Am I right in saying at the end of this I won't have true RAID6 dual redundancy and md127 would be vulnerable to >1 disk failure??
It looks like it only converted the RAID groups with 6 disks (now 7) to RAID-6, and left md127 - which had 4 disks (now 5) as RAID-5.
That is weird, and I would consider it a bug. It likely is possible to resolve it with ssh - Sandshark has done some experimentation along these lines. Though this is risky, so make sure your backup is up to date first.
- SandsharkAug 30, 2020Sensei - Experienced User
I've not done any experiments changing the RAID type of one group of a multiple RAID group configuration. While I'm sure it could be done, the first thing you have to do is turn off XRAID. Otherwise, the OS is going to try and "reclaim" any partitions made free by the SSH commands. And once switched to FlexRAID, this expanded RAID configuration will refuse to go back to XRAID. While it is a lot of work, the only way to have that configuration and XRAID is to back up, factory default, and restore.
While many think XRAID is a proprietary format, it's not. It's "just" a set of logic that determines how to use standard Linux tools (MDADM and BTRFS for OS6, or MDADM, LVM, and EXT for earlier OSes) to expand a RAID volume without operator involvement. I quote "just", because that's not a simple thing. There are a huge number of possible old and new configurations. So, they must have established rules that are intended to handle similar configurations in a similar way. That you ran into a configuration where the logic failed to do what it should is pretty clear, probably because your configuration is a rare one -- maybe even one the programmer(s) didn't anticipate at all.
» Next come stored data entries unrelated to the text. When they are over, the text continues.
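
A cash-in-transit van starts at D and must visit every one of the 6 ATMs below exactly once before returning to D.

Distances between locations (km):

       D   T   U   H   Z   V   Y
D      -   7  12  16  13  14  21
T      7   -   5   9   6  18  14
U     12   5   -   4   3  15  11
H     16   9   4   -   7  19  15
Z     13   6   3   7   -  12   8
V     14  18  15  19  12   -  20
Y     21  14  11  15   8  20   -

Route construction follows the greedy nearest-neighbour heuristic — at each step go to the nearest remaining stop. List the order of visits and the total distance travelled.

71 km along D → T → U → Z → H → Y → V → D.

From D: distances to unvisited — T=7, U=12, Z=13, V=14, H=16, Y=21. Nearest is T (7).
From T: distances to unvisited — U=5, Z=6, H=9, Y=14, V=18. Nearest is U (5).
From U: distances to unvisited — Z=3, H=4, Y=11, V=15. Nearest is Z (3).
From Z: distances to unvisited — H=7, Y=8, V=12. Nearest is H (7).
From H: distances to unvisited — Y=15, V=19. Nearest is Y (15).
From Y: distances to unvisited — V=20. Nearest is V (20).
Return V→D: 14.
Total = 7 + 5 + 3 + 7 + 15 + 20 + 14 = 71.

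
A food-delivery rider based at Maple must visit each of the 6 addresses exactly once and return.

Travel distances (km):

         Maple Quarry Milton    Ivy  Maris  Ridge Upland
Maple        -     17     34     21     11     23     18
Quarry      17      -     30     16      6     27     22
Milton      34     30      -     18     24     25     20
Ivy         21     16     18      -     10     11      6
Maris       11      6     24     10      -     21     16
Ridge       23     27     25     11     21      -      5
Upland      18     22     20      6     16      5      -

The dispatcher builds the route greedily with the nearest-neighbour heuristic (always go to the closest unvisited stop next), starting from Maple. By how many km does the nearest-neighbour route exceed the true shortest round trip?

Maple: Maris=11, Quarry=17, Upland=18, Ivy=21, Ridge=23, Milton=34 ⇒ Maris
Maris: Quarry=6, Ivy=10, Upland=16, Ridge=21, Milton=24 ⇒ Quarry
Quarry: Ivy=16, Upland=22, Ridge=27, Milton=30 ⇒ Ivy
Ivy: Upland=6, Ridge=11, Milton=18 ⇒ Upland
Upland: Ridge=5, Milton=20 ⇒ Ridge
Ridge: Milton=25 ⇒ Milton
NN route Maple → Maris → Quarry → Ivy → Upland → Ridge → Milton → Maple costs 103.
Optimal: Maple → Quarry → Maris → Milton → Ivy → Ridge → Upland → Maple costs 99 (by enumerating all 360 distinct tours).
Excess = 103 − 99 = 4.

The nearest-neighbour route is 4 km longer than optimal.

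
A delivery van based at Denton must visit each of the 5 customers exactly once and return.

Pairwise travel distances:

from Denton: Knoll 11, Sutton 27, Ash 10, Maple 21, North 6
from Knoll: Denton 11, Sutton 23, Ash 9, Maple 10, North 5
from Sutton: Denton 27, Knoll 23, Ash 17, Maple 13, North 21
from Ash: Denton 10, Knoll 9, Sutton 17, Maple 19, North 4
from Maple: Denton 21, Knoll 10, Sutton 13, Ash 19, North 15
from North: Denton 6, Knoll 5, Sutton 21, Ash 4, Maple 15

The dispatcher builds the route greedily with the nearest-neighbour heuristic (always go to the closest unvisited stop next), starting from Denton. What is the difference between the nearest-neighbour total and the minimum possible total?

Denton: North=6, Ash=10, Knoll=11, Maple=21, Sutton=27 ⇒ North
North: Ash=4, Knoll=5, Maple=15, Sutton=21 ⇒ Ash
Ash: Knoll=9, Sutton=17, Maple=19 ⇒ Knoll
Knoll: Maple=10, Sutton=23 ⇒ Maple
Maple: Sutton=13 ⇒ Sutton
NN route Denton → North → Ash → Knoll → Maple → Sutton → Denton costs 69.
Optimal: Denton → Knoll → Maple → Sutton → Ash → North → Denton costs 61 (by enumerating all 60 distinct tours).
Excess = 69 − 61 = 8.

Excess over optimum: 8.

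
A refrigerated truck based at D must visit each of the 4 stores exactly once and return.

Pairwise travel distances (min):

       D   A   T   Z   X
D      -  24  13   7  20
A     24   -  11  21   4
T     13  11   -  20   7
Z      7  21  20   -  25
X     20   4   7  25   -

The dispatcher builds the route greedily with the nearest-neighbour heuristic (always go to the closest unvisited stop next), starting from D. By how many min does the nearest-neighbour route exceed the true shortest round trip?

From D: Z=7, T=13, X=20, A=24 → choose Z (7).
From Z: T=20, A=21, X=25 → choose T (20).
From T: X=7, A=11 → choose X (7).
From X: A=4 → choose A (4).
NN route D → Z → T → X → A → D costs 62.
Optimal: D → T → X → A → Z → D costs 52 (by enumerating all 12 distinct tours).
Excess = 62 − 52 = 10.

Excess over optimum: 10 min.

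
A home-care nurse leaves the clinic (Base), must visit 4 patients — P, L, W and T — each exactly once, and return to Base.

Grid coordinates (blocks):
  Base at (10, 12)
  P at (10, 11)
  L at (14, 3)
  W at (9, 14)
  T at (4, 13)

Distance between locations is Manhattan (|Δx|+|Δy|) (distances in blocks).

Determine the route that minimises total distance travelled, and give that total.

There are 12 distinct closed tours to check (reversals are equivalent).
Base-P-L-W-T-Base: 1+12+16+6+7 = 42
Base-P-L-T-W-Base: 1+12+20+6+3 = 42
Base-P-W-L-T-Base: 1+4+16+20+7 = 48
Base-P-W-T-L-Base: 1+4+6+20+13 = 44
Base-P-T-L-W-Base: 1+8+20+16+3 = 48
Base-P-T-W-L-Base: 1+8+6+16+13 = 44
Base-L-P-W-T-Base: 13+12+4+6+7 = 42
Base-L-P-T-W-Base: 13+12+8+6+3 = 42
Base-L-W-P-T-Base: 13+16+4+8+7 = 48
Base-L-T-P-W-Base: 13+20+8+4+3 = 48
Base-W-P-L-T-Base: 3+4+12+20+7 = 46
Base-W-L-P-T-Base: 3+16+12+8+7 = 46
The minimum is 42.
One optimal route: Base → P → L → W → T → Base (or its reverse).

Minimum total distance: 42 blocks.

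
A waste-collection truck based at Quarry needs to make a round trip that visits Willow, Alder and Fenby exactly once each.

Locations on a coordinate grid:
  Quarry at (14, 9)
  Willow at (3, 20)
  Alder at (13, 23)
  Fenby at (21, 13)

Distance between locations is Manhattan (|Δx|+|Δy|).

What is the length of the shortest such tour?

Minimum total distance: 64.

There are 3 distinct closed tours to check (reversals are equivalent).
Quarry - Willow - Alder - Fenby - Quarry: 22+13+18+11 = 64
Quarry - Willow - Fenby - Alder - Quarry: 22+25+18+15 = 80
Quarry - Alder - Willow - Fenby - Quarry: 15+13+25+11 = 64
The minimum is 64.
One optimal route: Quarry → Willow → Alder → Fenby → Quarry (or its reverse).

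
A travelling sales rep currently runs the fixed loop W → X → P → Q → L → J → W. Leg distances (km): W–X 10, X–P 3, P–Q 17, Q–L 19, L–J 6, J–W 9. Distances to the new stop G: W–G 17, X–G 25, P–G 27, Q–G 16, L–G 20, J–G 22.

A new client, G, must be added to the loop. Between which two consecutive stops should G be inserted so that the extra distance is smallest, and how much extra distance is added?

Insertion cost between consecutive stops i–j is d(i,G) + d(G,j) − d(i,j):
  between W and X: 17 + 25 − 10 = 32
  between X and P: 25 + 27 − 3 = 49
  between P and Q: 27 + 16 − 17 = 26
  between Q and L: 16 + 20 − 19 = 17
  between L and J: 20 + 22 − 6 = 36
  between J and W: 22 + 17 − 9 = 30
Cheapest insertion is between Q and L, adding 17.
New total = 64 + 17 = 81.

Adding 17 km by placing G on the Q–L leg.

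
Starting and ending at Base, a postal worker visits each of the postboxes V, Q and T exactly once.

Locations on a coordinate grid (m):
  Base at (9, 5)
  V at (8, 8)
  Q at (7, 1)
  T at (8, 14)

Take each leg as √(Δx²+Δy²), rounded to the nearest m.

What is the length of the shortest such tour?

There are 3 distinct closed tours to check (reversals are equivalent).
Base - V - Q - T - Base: 3+7+13+9 = 32
Base - V - T - Q - Base: 3+6+13+4 = 26
Base - Q - V - T - Base: 4+7+6+9 = 26
The minimum is 26.
One optimal route: Base → V → T → Q → Base (or its reverse).

Shortest round trip = 26 m.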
- powellandy1Aug 30, 2020Virtuoso
Thanks.
So what exactly does the XRAID/FlexRAID toggle button in the GUI actually change??
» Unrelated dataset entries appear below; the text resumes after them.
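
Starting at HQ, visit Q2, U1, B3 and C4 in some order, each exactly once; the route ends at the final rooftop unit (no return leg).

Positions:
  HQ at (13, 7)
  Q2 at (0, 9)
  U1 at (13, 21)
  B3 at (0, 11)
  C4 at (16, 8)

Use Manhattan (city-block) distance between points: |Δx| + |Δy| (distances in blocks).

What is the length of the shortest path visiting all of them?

There are 4! = 24 possible orderings.
HQ → Q2 → U1 → B3 → C4: 15+25+23+19 = 82
HQ → Q2 → U1 → C4 → B3: 15+25+16+19 = 75
HQ → Q2 → B3 → U1 → C4: 15+2+23+16 = 56
HQ → Q2 → B3 → C4 → U1: 15+2+19+16 = 52
HQ → Q2 → C4 → U1 → B3: 15+17+16+23 = 71
HQ → Q2 → C4 → B3 → U1: 15+17+19+23 = 74
HQ → U1 → Q2 → B3 → C4: 14+25+2+19 = 60
HQ → U1 → Q2 → C4 → B3: 14+25+17+19 = 75
HQ → U1 → B3 → Q2 → C4: 14+23+2+17 = 56
HQ → U1 → B3 → C4 → Q2: 14+23+19+17 = 73
HQ → U1 → C4 → Q2 → B3: 14+16+17+2 = 49
HQ → U1 → C4 → B3 → Q2: 14+16+19+2 = 51
HQ → B3 → Q2 → U1 → C4: 17+2+25+16 = 60
HQ → B3 → Q2 → C4 → U1: 17+2+17+16 = 52
… (10 more)
HQ → C4 → U1 → B3 → Q2: 4+16+23+2 = 45  ← best
The minimum is 45.
One shortest path: HQ → C4 → U1 → B3 → Q2.

Shortest open route: 45 blocks.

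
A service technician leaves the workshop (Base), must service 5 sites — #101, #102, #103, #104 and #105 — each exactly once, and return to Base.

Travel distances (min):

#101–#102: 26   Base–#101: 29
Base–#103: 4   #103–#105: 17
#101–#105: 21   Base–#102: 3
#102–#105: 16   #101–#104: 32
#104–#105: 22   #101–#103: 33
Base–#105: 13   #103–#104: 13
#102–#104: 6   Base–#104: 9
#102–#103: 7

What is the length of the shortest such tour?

Minimum total distance: 83 min.

Base - #101 - #102 - #103 - #104 - #105 - Base: 29+26+7+13+22+13 = 110
Base - #101 - #102 - #103 - #105 - #104 - Base: 29+26+7+17+22+9 = 110
Base - #101 - #102 - #104 - #103 - #105 - Base: 29+26+6+13+17+13 = 104
Base - #101 - #102 - #104 - #105 - #103 - Base: 29+26+6+22+17+4 = 104
Base - #101 - #102 - #105 - #103 - #104 - Base: 29+26+16+17+13+9 = 110
Base - #101 - #102 - #105 - #104 - #103 - Base: 29+26+16+22+13+4 = 110
Base - #101 - #103 - #102 - #104 - #105 - Base: 29+33+7+6+22+13 = 110
Base - #101 - #103 - #102 - #105 - #104 - Base: 29+33+7+16+22+9 = 116
Base - #101 - #103 - #104 - #102 - #105 - Base: 29+33+13+6+16+13 = 110
Base - #101 - #103 - #104 - #105 - #102 - Base: 29+33+13+22+16+3 = 116
Base - #101 - #103 - #105 - #102 - #104 - Base: 29+33+17+16+6+9 = 110
Base - #101 - #103 - #105 - #104 - #102 - Base: 29+33+17+22+6+3 = 110
Base - #101 - #104 - #102 - #103 - #105 - Base: 29+32+6+7+17+13 = 104
Base - #101 - #104 - #102 - #105 - #103 - Base: 29+32+6+16+17+4 = 104
… (46 more)
Base - #102 - #104 - #101 - #105 - #103 - Base: 3+6+32+21+17+4 = 83  ← best
The minimum is 83.
One optimal route: Base → #102 → #104 → #101 → #105 → #103 → Base (or its reverse).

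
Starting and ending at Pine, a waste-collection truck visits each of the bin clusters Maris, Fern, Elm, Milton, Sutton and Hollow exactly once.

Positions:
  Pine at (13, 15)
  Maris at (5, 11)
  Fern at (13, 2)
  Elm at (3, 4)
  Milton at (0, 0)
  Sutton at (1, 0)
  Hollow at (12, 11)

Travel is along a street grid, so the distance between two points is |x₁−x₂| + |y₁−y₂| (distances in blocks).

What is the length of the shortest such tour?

With 6 stops there are 6!/2 = 360 distinct round trips (a route and its reverse cost the same).
Pine-Maris-Fern-Elm-Milton-Sutton-Hollow-Pine: 12+17+12+7+1+22+5 = 76
Pine-Maris-Fern-Elm-Milton-Hollow-Sutton-Pine: 12+17+12+7+23+22+27 = 120
Pine-Maris-Fern-Elm-Sutton-Milton-Hollow-Pine: 12+17+12+6+1+23+5 = 76
Pine-Maris-Fern-Elm-Sutton-Hollow-Milton-Pine: 12+17+12+6+22+23+28 = 120
Pine-Maris-Fern-Elm-Hollow-Milton-Sutton-Pine: 12+17+12+16+23+1+27 = 108
Pine-Maris-Fern-Elm-Hollow-Sutton-Milton-Pine: 12+17+12+16+22+1+28 = 108
Pine-Maris-Fern-Milton-Elm-Sutton-Hollow-Pine: 12+17+15+7+6+22+5 = 84
Pine-Maris-Fern-Milton-Elm-Hollow-Sutton-Pine: 12+17+15+7+16+22+27 = 116
… (352 more)
Pine-Fern-Milton-Sutton-Elm-Maris-Hollow-Pine: 13+15+1+6+9+7+5 = 56  ← best
The minimum is 56.
One optimal route: Pine → Fern → Milton → Sutton → Elm → Maris → Hollow → Pine (or its reverse).

56 blocks — the shortest possible round trip.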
If I was able to convert md127 and all the prequisites of XRAID still existed (which I assume is to do with consistant arrays/partitions etc.. such that it can automatically expand) can it not be toggled back??
Interestingly I had a different problem (https://community.netgear.com/t5/Using-your-ReadyNAS-in-Business/Adding-a-4th-10TB-drive-to-a-XRAID-array-on-Pro6-6-9-3-please/m-p/1614423#M147974) before when it somehow toggled out of XRAID into FlexRAID, but issuing commands via SSH to correct the issue - vertical expansion not triggering automatically - fixed it and upon rebooting it was back in XRAID!
Cheers
A
- StephenBAug 30, 2020Guru - Experienced User
powellandy1 wrote:
So what exactly does the XRAID/FlexRAID toggle button in the GUI actually change??
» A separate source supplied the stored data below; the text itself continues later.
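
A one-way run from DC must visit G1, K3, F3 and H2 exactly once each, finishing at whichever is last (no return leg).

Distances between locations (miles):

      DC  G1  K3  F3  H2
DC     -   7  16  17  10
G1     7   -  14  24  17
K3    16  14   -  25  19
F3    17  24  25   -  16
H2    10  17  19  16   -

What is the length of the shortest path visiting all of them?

Minimum one-way distance = 56 miles.

There are 4! = 24 possible orderings.
DC→G1→K3→F3→H2: 7+14+25+16 = 62
DC→G1→K3→H2→F3: 7+14+19+16 = 56
DC→G1→F3→K3→H2: 7+24+25+19 = 75
DC→G1→F3→H2→K3: 7+24+16+19 = 66
DC→G1→H2→K3→F3: 7+17+19+25 = 68
DC→G1→H2→F3→K3: 7+17+16+25 = 65
DC→K3→G1→F3→H2: 16+14+24+16 = 70
DC→K3→G1→H2→F3: 16+14+17+16 = 63
DC→K3→F3→G1→H2: 16+25+24+17 = 82
DC→K3→F3→H2→G1: 16+25+16+17 = 74
DC→K3→H2→G1→F3: 16+19+17+24 = 76
DC→K3→H2→F3→G1: 16+19+16+24 = 75
DC→F3→G1→K3→H2: 17+24+14+19 = 74
DC→F3→G1→H2→K3: 17+24+17+19 = 77
… (10 more)
The minimum is 56.
One shortest path: DC → G1 → K3 → H2 → F3.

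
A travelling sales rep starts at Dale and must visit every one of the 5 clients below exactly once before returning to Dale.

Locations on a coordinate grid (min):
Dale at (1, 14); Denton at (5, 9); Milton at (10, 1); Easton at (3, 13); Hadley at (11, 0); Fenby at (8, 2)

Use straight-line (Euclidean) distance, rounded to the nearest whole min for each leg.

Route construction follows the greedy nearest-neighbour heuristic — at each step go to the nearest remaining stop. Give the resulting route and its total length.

Dale → [Easton:2 / Denton:6 / Fenby:14 / Milton:16 / Hadley:17] → Easton (2)
Easton → [Denton:4 / Fenby:12 / Milton:14 / Hadley:15] → Denton (4)
Denton → [Fenby:8 / Milton:9 / Hadley:11] → Fenby (8)
Fenby → [Milton:2 / Hadley:4] → Milton (2)
Milton → [Hadley:1] → Hadley (1)
Return Hadley→Dale: 17.
Total = 2 + 4 + 8 + 2 + 1 + 17 = 34.

Nearest-neighbour total = 34 min; route Dale → Easton → Denton → Fenby → Milton → Hadley → Dale.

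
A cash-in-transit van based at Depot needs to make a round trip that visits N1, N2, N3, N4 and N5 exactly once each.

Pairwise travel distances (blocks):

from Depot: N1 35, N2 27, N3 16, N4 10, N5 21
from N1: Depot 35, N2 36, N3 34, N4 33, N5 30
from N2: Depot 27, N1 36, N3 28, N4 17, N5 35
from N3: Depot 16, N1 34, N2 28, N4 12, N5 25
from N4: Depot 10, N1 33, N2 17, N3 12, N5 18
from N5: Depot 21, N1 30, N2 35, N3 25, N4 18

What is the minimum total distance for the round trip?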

In XRAID mode, the system automatically expands when new disks are added (or when smaller disks are replaced with larger ones).
If FlexRAID mode, you need to do all steps manually - creating RAID groups, or adding new disks to the appropriate RAID groups, and concatenating the RAID groups together.
powellandy1 wrote:
If I was able to convert md127 and all the prequisites of XRAID still existed (which I assume is to do with consistant arrays/partitions etc.. such that it can automatically expand) can it not be toggled back??
That should be possible. There are some scenarios when the system won't let you switch from FlexRAID to XRAID - I don't think they are all well characterized.